# OZ32 collet



## Tony Wells (Aug 22, 2012)

I have this unusual collet chuck and a single collet for it, and I had always assumed it was an ER 50, but Franks post on the collet closer he was building got me to wondering about it. 


After a close look, I find it to be, not an ER series at all, but the best I can tell, an OZ series. Here's a couple of pictures of it.
	

		
			
		

		
	





Anyone out there with experience with OZ type collets and their availability? This collet chuck was a gift, and I have a single 1" collet, but am thinking about adding a few more sizes, and looking for a good source. This appears to be a European standard.


----------



## Sandro (Aug 23, 2012)

Hi Tony

I never heard of the OZ series of collets. Does look just like the ER series though.

Sandro


----------



## Tony Wells (Aug 23, 2012)

Hi Sandro. 

It's a new one on me too. It's listed as a DIN 6388, so I assume it's European. I got it with a Zayer manual mill. I doubt it , but I suppose it's possible that it was part of a tooling package that came with it. The mill is made in Spain, I believe. I haven't had any success in finding a manual for it yet. it's not all that old, 80's I'd guess, but now that Republic or Lagun, or whoever has taken over Zayer isn't too interested in the older manual mills. It's a #3, so it's not a small mill. It's collecting duct at the moment, and I'd like to go ahead and get it going. I ran it just enough to see that everything worked when I got it, and it seems fully functional. It's a 50 taper machine with a vertical head on it, but I'll set it up as a horizontal I think. I have all the hardware to do that.


----------



## Bill Gruby (Aug 23, 2012)

They are an import, Alibaba has them. Look close to ER collets;


----------



## Tony Wells (Aug 23, 2012)

I find all sorts of foreign sources, but nothing domestic, nor any importers.

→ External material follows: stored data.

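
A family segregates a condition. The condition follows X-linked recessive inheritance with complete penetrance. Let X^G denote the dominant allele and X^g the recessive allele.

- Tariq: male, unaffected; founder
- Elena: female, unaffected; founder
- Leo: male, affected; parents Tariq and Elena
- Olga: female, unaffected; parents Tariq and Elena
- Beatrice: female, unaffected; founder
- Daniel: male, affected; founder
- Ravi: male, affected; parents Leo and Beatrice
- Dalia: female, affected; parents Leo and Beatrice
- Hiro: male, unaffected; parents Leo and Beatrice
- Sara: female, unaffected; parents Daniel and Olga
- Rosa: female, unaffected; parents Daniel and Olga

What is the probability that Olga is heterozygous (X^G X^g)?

Tariq is unaffected, so Tariq is X^G Y.
Elena is unaffected so carries G and passed g to Leo (X^g Y), so Elena is X^G X^g.
Their cross gives offspring ratios 1/2 X^G X^G : 1/2 X^G X^g. Conditioning on Olga being unaffected, P(X^G X^g) = 1/2 / 1 = 1/2 before taking Olga's own offspring into account.
Daniel is affected, so Daniel is X^g Y.
Now use Olga's offspring. Probability of each recorded status — unaffected daughter Sara: 1/2 if Olga is X^G X^g, 1 if X^G X^G; unaffected daughter Rosa: 1/2 if Olga is X^G X^g, 1 if X^G X^G.
Bayes: P(X^G X^g) = 1/2·1/4 / (1/2·1/4 + 1/2·1) = 1/5.

1/5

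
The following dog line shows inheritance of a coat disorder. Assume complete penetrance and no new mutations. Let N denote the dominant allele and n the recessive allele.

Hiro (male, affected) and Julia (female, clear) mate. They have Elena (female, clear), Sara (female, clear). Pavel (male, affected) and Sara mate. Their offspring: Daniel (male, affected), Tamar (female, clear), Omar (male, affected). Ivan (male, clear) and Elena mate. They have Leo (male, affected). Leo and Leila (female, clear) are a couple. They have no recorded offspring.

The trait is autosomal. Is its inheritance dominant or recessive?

Ivan and Elena are both clear yet have an affected child Leo. Under dominance, an affected child requires at least one affected parent, so the trait cannot be dominant.

recessive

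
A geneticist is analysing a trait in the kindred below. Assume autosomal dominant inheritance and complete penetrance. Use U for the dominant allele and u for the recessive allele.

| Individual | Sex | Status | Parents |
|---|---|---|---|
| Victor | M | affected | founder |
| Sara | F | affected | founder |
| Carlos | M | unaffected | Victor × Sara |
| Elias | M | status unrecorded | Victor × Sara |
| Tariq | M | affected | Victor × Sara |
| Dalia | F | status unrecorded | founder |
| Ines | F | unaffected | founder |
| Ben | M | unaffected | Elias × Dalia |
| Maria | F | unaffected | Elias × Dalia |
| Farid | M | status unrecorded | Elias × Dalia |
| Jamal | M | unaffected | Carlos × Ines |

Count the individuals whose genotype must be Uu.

Obligate heterozygotes: Victor is affected so carries U and passed u to Carlos (uu), so Victor is Uu; Sara is affected so carries U and passed u to Carlos (uu), so Sara is Uu.
Every other individual is either homozygous by phenotype or has at least one consistent homozygous assignment, so the count is 2.

2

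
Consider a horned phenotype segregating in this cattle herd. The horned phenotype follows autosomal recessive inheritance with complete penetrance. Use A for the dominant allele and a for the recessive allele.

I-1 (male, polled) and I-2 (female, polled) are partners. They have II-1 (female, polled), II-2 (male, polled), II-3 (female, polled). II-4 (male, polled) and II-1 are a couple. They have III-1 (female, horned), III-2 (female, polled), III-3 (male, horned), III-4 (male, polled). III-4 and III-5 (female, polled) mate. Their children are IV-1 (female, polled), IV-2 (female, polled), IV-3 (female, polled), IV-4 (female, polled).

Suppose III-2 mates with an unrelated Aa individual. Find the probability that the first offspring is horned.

1/6

II-4 is polled so carries A and passed a to III-1 (aa), so II-4 is Aa.
II-1 is polled so carries A and passed a to III-1 (aa), so II-1 is Aa.
III-2 is a polled offspring of II-4 (Aa) × II-1 (Aa), whose cross gives 1/4 AA : 1/2 Aa : 1/4 aa; conditioning on being polled, III-2 is AA with probability 1/3, Aa with probability 2/3.
Summing over parental genotype combinations, P(offspring is horned) = 2/3·1/4 = 1/6.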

http://www.industributiken.se/english/oz32-collet-din-6388-form-b-467-e.html


----------



## 7HC (Aug 23, 2012)

Tony Wells said:


> I find all sorts of foreign sources, but nothing domestic, nor any importers.
> 
> http://www.industributiken.se/english/oz32-collet-din-6388-form-b-467-e.html



They look as though they might be the same family as these SYOZ collets.





http://www.techniksusa.com/metal/cnadin.htm


M


----------



## Hawkeye (Aug 23, 2012)

The collet set that came with the Victoria turned out to be Oz. Not a complete set - no 1/16 sizes. I compared them with the R8 set I'd bought from a buddy last year. Also Oz, but complete. They all fit both collet holders.

Seem to work well enough. I did have an end mill pull out a bit on a cut in the R8 mill, but I make sure to tighten them a bit more since then.


----------



## 8ntsane (Aug 23, 2012)

Tony

I have a collet chuck with the brand name of Saimp . The set goes from 1/8 to 1 inch. The collets have the holes at the bottom of each slot as well. I wanted to replace a few of the collets a few yrs back, and that maker listed them as a DIN collet.

Its been a while now, but if memory serves, they where from Italy. And being my Mill is built in Italy, I would assume the tooling was shipped out with the mill.

I never replaced those collets, but still have the set in the original box that I use once in a while. I stopped using collet chucks when I recked my shoulder some yrs back. Just seemed like alot of work changing the collets.


----------



## Tony Wells (Aug 23, 2012)

Wow, not much on Google for Saimp collets. Italian machinery is similar in many ways to Spanish, so it wouldn't surprise me if they chose similar tooling packages. I'll just keep my eye on the bay, and maybe something will turn up.


----------